To automatically qualify for the Ball Handling Drill, a team must complete at least two out of three trials of the Obstacle Course in 2 minutes or less. Otherwise qualification will be based on relative time: no fewer than four teams will qualify for the Obstacle Course; no fewer than three teams will qualify for the Ball Handling Drill.

The events will be held in the following order:

1. The 2-Millimeter Dash
2. The Obstacle Course
3. The Ball Handling Drill  

All teams will perform all three trials of an earlier event before any team begins any subsequent event. An earlier team will perform all three trials of an event before a subsequent team begins any trial of that event.  

For the 2-Millimeter Dash, the order of teams will be determined by lot.

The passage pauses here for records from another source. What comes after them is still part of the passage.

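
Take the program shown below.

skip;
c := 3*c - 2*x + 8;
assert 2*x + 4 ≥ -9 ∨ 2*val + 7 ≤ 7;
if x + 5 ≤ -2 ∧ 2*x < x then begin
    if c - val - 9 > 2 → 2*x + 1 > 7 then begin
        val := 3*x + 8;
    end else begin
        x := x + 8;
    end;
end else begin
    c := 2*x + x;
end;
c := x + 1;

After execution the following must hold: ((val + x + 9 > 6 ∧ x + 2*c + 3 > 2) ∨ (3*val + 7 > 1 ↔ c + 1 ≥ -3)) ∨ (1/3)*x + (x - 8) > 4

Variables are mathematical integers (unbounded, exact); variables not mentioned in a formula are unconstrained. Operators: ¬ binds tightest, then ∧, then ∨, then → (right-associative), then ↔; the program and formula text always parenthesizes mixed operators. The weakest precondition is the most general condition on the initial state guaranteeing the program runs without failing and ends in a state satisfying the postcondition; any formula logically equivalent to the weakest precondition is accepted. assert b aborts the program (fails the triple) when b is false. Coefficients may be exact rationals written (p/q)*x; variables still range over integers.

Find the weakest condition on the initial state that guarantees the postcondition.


Working backward. After the program, the postcondition ((val + x + 9 > 6 ∧ x + 2*c + 3 > 2) ∨ (3*val + 7 > 1 ↔ c + 1 ≥ -3)) ∨ (1/3)*x + (x - 8) > 4 must hold; in canonical form it is (val + x > -3 ∧ 2*c + x > -1) ∨ (3*val > -6 ↔ c ≥ -4) ∨ (4/3)*x > 12.
Before c := x + 1: (val + x > -3 ∧ 3*x > -3) ∨ (3*val > -6 ↔ x ≥ -5) ∨ (4/3)*x > 12
Then branch requires ((c > val + 11 → 2*x > 6) → ((4*x > -11 ∧ 3*x > -3) ∨ (9*x > -30 ↔ x ≥ -5) ∨ (4/3)*x > 12)) ∧ ((¬(c > val + 11 → 2*x > 6)) → ((val + x > -11 ∧ 3*x > -27) ∨ (3*val > -6 ↔ x ≥ -13) ∨ (4/3)*x > 4/3)); else branch requires (val + x > -3 ∧ 3*x > -3) ∨ (3*val > -6 ↔ x ≥ -5) ∨ (4/3)*x > 12.
Before the if: ((x ≤ -7 ∧ x < 0) → (((c > val + 11 → 2*x > 6) → ((4*x > -11 ∧ 3*x > -3) ∨ (9*x > -30 ↔ x ≥ -5) ∨ (4/3)*x > 12)) ∧ ((¬(c > val + 11 → 2*x > 6)) → ((val + x > -11 ∧ 3*x > -27) ∨ (3*val > -6 ↔ x ≥ -13) ∨ (4/3)*x > 4/3)))) ∧ ((¬(x ≤ -7 ∧ x < 0)) → ((val + x > -3 ∧ 3*x > -3) ∨ (3*val > -6 ↔ x ≥ -5) ∨ (4/3)*x > 12))
Before assert 2*x + 4 ≥ -9 ∨ 2*val + 7 ≤ 7: (2*x ≥ -13 ∨ 2*val ≤ 0) ∧ ((x ≤ -7 ∧ x < 0) → (((c > val + 11 → 2*x > 6) → ((4*x > -11 ∧ 3*x > -3) ∨ (9*x > -30 ↔ x ≥ -5) ∨ (4/3)*x > 12)) ∧ ((¬(c > val + 11 → 2*x > 6)) → ((val + x > -11 ∧ 3*x > -27) ∨ (3*val > -6 ↔ x ≥ -13) ∨ (4/3)*x > 4/3)))) ∧ ((¬(x ≤ -7 ∧ x < 0)) → ((val + x > -3 ∧ 3*x > -3) ∨ (3*val > -6 ↔ x ≥ -5) ∨ (4/3)*x > 12))
Before c := 3*c - 2*x + 8: (2*x ≥ -13 ∨ 2*val ≤ 0) ∧ ((x ≤ -7 ∧ x < 0) → (((3*c > val + 2*x + 3 → 2*x > 6) → ((4*x > -11 ∧ 3*x > -3) ∨ (9*x > -30 ↔ x ≥ -5) ∨ (4/3)*x > 12)) ∧ ((¬(3*c > val + 2*x + 3 → 2*x > 6)) → ((val + x > -11 ∧ 3*x > -27) ∨ (3*val > -6 ↔ x ≥ -13) ∨ (4/3)*x > 4/3)))) ∧ ((¬(x ≤ -7 ∧ x < 0)) → ((val + x > -3 ∧ 3*x > -3) ∨ (3*val > -6 ↔ x ≥ -5) ∨ (4/3)*x > 12))
Before skip: (2*x ≥ -13 ∨ 2*val ≤ 0) ∧ ((x ≤ -7 ∧ x < 0) → (((3*c > val + 2*x + 3 → 2*x > 6) → ((4*x > -11 ∧ 3*x > -3) ∨ (9*x > -30 ↔ x ≥ -5) ∨ (4/3)*x > 12)) ∧ ((¬(3*c > val + 2*x + 3 → 2*x > 6)) → ((val + x > -11 ∧ 3*x > -27) ∨ (3*val > -6 ↔ x ≥ -13) ∨ (4/3)*x > 4/3)))) ∧ ((¬(x ≤ -7 ∧ x < 0)) → ((val + x > -3 ∧ 3*x > -3) ∨ (3*val > -6 ↔ x ≥ -5) ∨ (4/3)*x > 12))
Answer: WP = (2*x ≥ -13 ∨ 2*val ≤ 0) ∧ ((x ≤ -7 ∧ x < 0) → (((3*c > val + 2*x + 3 → 2*x > 6) → ((4*x > -11 ∧ 3*x > -3) ∨ (9*x > -30 ↔ x ≥ -5) ∨ (4/3)*x > 12)) ∧ ((¬(3*c > val + 2*x + 3 → 2*x > 6)) → ((val + x > -11 ∧ 3*x > -27) ∨ (3*val > -6 ↔ x ≥ -13) ∨ (4/3)*x > 4/3)))) ∧ ((¬(x ≤ -7 ∧ x < 0)) → ((val + x > -3 ∧ 3*x > -3) ∨ (3*val > -6 ↔ x ≥ -5) ∨ (4/3)*x > 12))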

For the Obstacle Course, teams will choose where they will fall in the order of teams. Teams with superior 2-Millimeter Dash scores will choose before teams with inferior scores. Tie scores will be broken by lot.

For the Ball Handling Drill, teams will choose where they fall in the order of teams. Teams with superior Obstacle Course scores will choose before teams with inferior scores. Tie scores will be broken by lot.